The minimum wage in the United States is set by US labour law and a range of state and local laws. Employers generally have to pay workers the highest minimum wage prescribed by federal, state, and local law. Since July 24, 2009, the federal government has mandated a nationwide minimum wage of $7.25 per hour. As of January 2018, there were 29 states with a minimum wage higher than the federal minimum.
From 2017 to 2018, eight states increased their minimum wage levels through automatic adjustments, while increases in eleven other states occurred through referendum or legislative action.
The way forward
Undoubtedly, the recent moves by the National Assembly to implement differential wages is a much welcome development. There is a need for adequate deliberations between the state governments, the respective labour groups and other stakeholders to consider those very local peculiarities in determining just how much more the state governments can pay above the nationally prescribed minimum wage.
In other words, the system which I advocated and which the National Assembly is now considering is one in which labour would be able to negotiate directly with individual state governments, using local indices, in making a case for the determination of the minimum wages.

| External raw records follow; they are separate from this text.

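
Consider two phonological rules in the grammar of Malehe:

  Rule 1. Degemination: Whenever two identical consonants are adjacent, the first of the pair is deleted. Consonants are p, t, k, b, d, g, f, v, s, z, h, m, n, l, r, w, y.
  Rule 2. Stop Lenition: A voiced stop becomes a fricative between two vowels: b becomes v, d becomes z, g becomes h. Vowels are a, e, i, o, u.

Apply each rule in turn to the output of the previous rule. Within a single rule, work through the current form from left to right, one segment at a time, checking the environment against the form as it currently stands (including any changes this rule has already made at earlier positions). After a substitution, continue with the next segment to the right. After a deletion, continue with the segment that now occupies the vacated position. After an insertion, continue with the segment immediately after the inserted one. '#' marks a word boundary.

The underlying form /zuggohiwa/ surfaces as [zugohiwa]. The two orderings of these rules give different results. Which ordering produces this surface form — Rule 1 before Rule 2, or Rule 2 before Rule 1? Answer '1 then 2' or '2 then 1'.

2 then 1

Order 1 then 2:
  1 Degemination: [zuggohiwa] → [zugohiwa]
  2 Stop Lenition: [zugohiwa] → [zuhohiwa]
  result: [zuhohiwa]
Order 2 then 1:
  2 Stop Lenition: no change — [zuggohiwa]
  1 Degemination: [zuggohiwa] → [zugohiwa]
  result: [zugohiwa]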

This again, invariably brings up the issue of restructuring which goes beyond issues of geography alone and in reality, involves several other issues and questions inclusive of what matters the states should have legislative competence over, including minimum wage, which I have identified here, being just one of many. I therefore commend the moves being made by the National Assembly to give the states the legislative competence in the determination of minimum wage.